Il apparaît équitable, compte tenu des pièces versées aux débats, des situations financières respectives des parties et de l’engagement du locataire en défense d’apurer sa dette, de laisser à la charge de la société BATIGERE HABITAT les frais non compris dans les dépens qui se sont avérés nécessaires pour la présente instance. Il y a donc lieu de rejeter la demande fondée sur l’article 700 du code de procédure civile.
Sur l’exécution provisoire
Conformément à l’article 514 du code de procédure civile, les décisions de première instance sont de droit exécutoires à titre provisoire à moins que la loi ou la décision rendue n’en dispose autrement.
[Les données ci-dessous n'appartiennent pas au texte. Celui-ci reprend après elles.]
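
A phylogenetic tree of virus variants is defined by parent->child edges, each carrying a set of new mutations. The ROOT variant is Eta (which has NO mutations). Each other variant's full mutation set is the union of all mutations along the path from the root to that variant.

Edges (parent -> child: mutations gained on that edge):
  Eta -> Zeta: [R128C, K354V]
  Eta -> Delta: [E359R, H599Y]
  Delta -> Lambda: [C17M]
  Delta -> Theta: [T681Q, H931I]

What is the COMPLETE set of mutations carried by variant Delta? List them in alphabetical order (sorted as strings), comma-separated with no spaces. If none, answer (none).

At Eta: gained [] -> total []
At Delta: gained ['E359R', 'H599Y'] -> total ['E359R', 'H599Y']

Answer: E359R,H599Y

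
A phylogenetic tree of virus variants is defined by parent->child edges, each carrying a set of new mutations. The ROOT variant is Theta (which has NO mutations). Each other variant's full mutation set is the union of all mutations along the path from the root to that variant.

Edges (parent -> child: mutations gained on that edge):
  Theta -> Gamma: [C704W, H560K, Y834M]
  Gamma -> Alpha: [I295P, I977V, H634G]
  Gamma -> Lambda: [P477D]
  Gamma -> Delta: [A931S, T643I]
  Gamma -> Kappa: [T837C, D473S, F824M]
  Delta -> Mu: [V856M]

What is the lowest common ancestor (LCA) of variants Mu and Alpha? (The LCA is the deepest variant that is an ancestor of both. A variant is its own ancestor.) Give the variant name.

Path from root to Mu: Theta -> Gamma -> Delta -> Mu
  ancestors of Mu: {Theta, Gamma, Delta, Mu}
Path from root to Alpha: Theta -> Gamma -> Alpha
  ancestors of Alpha: {Theta, Gamma, Alpha}
Common ancestors: {Theta, Gamma}
Walk up from Alpha: Alpha (not in ancestors of Mu), Gamma (in ancestors of Mu), Theta (in ancestors of Mu)
Deepest common ancestor (LCA) = Gamma

Answer: Gamma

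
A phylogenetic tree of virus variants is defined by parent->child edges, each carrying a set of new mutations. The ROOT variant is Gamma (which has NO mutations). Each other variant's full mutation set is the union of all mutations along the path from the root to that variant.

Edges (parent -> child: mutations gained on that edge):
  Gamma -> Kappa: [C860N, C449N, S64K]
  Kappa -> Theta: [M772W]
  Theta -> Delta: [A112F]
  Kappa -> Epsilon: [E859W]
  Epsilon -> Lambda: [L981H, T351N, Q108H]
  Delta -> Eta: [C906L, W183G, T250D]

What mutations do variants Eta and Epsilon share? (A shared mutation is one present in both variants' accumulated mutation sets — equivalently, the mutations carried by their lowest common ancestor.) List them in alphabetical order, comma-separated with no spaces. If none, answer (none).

Accumulating mutations along path to Eta:
  At Gamma: gained [] -> total []
  At Kappa: gained ['C860N', 'C449N', 'S64K'] -> total ['C449N', 'C860N', 'S64K']
  At Theta: gained ['M772W'] -> total ['C449N', 'C860N', 'M772W', 'S64K']
  At Delta: gained ['A112F'] -> total ['A112F', 'C449N', 'C860N', 'M772W', 'S64K']
  At Eta: gained ['C906L', 'W183G', 'T250D'] -> total ['A112F', 'C449N', 'C860N', 'C906L', 'M772W', 'S64K', 'T250D', 'W183G']
Mutations(Eta) = ['A112F', 'C449N', 'C860N', 'C906L', 'M772W', 'S64K', 'T250D', 'W183G']
Accumulating mutations along path to Epsilon:
  At Gamma: gained [] -> total []
  At Kappa: gained ['C860N', 'C449N', 'S64K'] -> total ['C449N', 'C860N', 'S64K']
  At Epsilon: gained ['E859W'] -> total ['C449N', 'C860N', 'E859W', 'S64K']
Mutations(Epsilon) = ['C449N', 'C860N', 'E859W', 'S64K']
Intersection: ['A112F', 'C449N', 'C860N', 'C906L', 'M772W', 'S64K', 'T250D', 'W183G'] ∩ ['C449N', 'C860N', 'E859W', 'S64K'] = ['C449N', 'C860N', 'S64K']

Answer: C449N,C860N,S64K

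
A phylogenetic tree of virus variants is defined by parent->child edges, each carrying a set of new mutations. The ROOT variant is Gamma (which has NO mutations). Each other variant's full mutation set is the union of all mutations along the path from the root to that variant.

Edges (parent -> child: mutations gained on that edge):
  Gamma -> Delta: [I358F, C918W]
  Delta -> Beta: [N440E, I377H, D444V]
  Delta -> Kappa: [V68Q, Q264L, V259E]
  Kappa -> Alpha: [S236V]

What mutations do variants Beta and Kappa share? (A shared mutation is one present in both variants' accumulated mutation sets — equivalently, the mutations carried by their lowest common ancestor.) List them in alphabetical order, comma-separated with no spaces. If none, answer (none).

Answer: C918W,I358F

Derivation:
Accumulating mutations along path to Beta:
  At Gamma: gained [] -> total []
  At Delta: gained ['I358F', 'C918W'] -> total ['C918W', 'I358F']
  At Beta: gained ['N440E', 'I377H', 'D444V'] -> total ['C918W', 'D444V', 'I358F', 'I377H', 'N440E']
Mutations(Beta) = ['C918W', 'D444V', 'I358F', 'I377H', 'N440E']
Accumulating mutations along path to Kappa:
  At Gamma: gained [] -> total []
  At Delta: gained ['I358F', 'C918W'] -> total ['C918W', 'I358F']
  At Kappa: gained ['V68Q', 'Q264L', 'V259E'] -> total ['C918W', 'I358F', 'Q264L', 'V259E', 'V68Q']
Mutations(Kappa) = ['C918W', 'I358F', 'Q264L', 'V259E', 'V68Q']
Intersection: ['C918W', 'D444V', 'I358F', 'I377H', 'N440E'] ∩ ['C918W', 'I358F', 'Q264L', 'V259E', 'V68Q'] = ['C918W', 'I358F']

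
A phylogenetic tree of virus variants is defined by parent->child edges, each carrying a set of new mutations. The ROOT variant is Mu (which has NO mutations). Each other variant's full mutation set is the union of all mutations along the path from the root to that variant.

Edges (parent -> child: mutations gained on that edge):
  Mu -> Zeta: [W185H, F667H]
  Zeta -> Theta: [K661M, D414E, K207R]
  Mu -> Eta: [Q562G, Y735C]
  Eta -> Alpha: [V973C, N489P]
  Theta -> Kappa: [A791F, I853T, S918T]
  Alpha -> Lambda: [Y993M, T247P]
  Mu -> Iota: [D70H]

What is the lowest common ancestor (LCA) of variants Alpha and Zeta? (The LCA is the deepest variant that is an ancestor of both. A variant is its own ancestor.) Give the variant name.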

En l’espèce, compte tenu de la nature du litige et en l’absence de dispositions légales contraires, l’exécution provisoire est de droit.
PAR CES MOTIFS
Le juge des contentieux de la protection, statuant publiquement, par mise à disposition au greffe, par jugement contradictoire et en premier ressort,
DÉCLARE l’action recevable ;
CONDAMNE Monsieur [E] [G] à verser à la société BATIGERE HABITAT la somme de 2 627,63 € (décompte arrêté au 2 septembre 2025, terme du mois d’août 2025 inclus), avec intérêt au taux légal à compter de l’assignation ;
AUTORISE Monsieur [E] [G] à s’acquitter de cette somme, outre le loyer et les charges courants, en 12 mensualités de 200,00 € chacune et une 13e mensualité qui soldera la dette en principal et intérêts ;
PRÉCISE que chaque mensualité devra intervenir avant le 10 de chaque mois et pour la première fois le 10 du mois suivant la signification du présent jugement ;
DIT que toute mensualité, qu’elle soit due au titre du loyer et des charges courants ou de l’arriéré, restée impayée sept jours après l’envoi d’une mise en demeure par lettre recommandée avec avis de réception, justifiera le prononcé de la résiliation du bail verbal liant la société BATIGERE HABITAT à Monsieur [E] [G] concernant le logement situé au [Adresse 4] ;
dans l’hypothèse de cette résiliation,
* CONDAMNE Monsieur [E] [G] à payer à la société BATIGERE HABITAT le solde de la dette locative ;
* AUTORISE société BATIGERE HABITAT, à défaut pour Monsieur [E] [G] d’avoir volontairement libéré les lieux dans les deux mois de la délivrance d’un commandement de quitter les lieux, à faire procéder à son expulsion ainsi qu’à celle de tous les occupants de son chef, avec le concours d’un serrurier et de la force publique si besoin est ;
* CONDAMNE Monsieur [E] [G] à verser à la société BATIGERE HABITAT une indemnité mensuelle d’occupation égale au montant du loyer et des charges qui auraient été dus en l’absence de résiliation du bail, soit la somme de 493,27 €, revalorisable selon la réglementation propre aux loyers d’HLM devenus ESH, jusqu’à la date de la libération effective et définitive des lieux caractérisée par la remise des clés au bailleur ou à son mandataire ;
* DIT que le sort des meubles sera régi conformément aux dispositions des articles L. 433-1 et L. 433-2 du code des procédures civiles d’exécution ;
et en tout état de cause,
CONDAMNE Monsieur [E] [G] aux entiers dépens de la présente instance qui comprendront notamment le coût du commandement de payer, de l’assignation et de sa notification à la préfecture ;
DÉBOUTE la société BATIGERE HABITAT du surplus de ses prétentions ;
RAPPELLE que l’exécution provisoire est de droit ;
Ainsi jugé et prononcé par mise à disposition du jugement au greffe du tribunal judiciaire, le 20 novembre 2025, les parties en ayant été préalablement avisées dans les conditions prévues au deuxième alinéa de l’article 450 du code de procédure civile, la minute étant signée par la vice-présidente et par la greffière.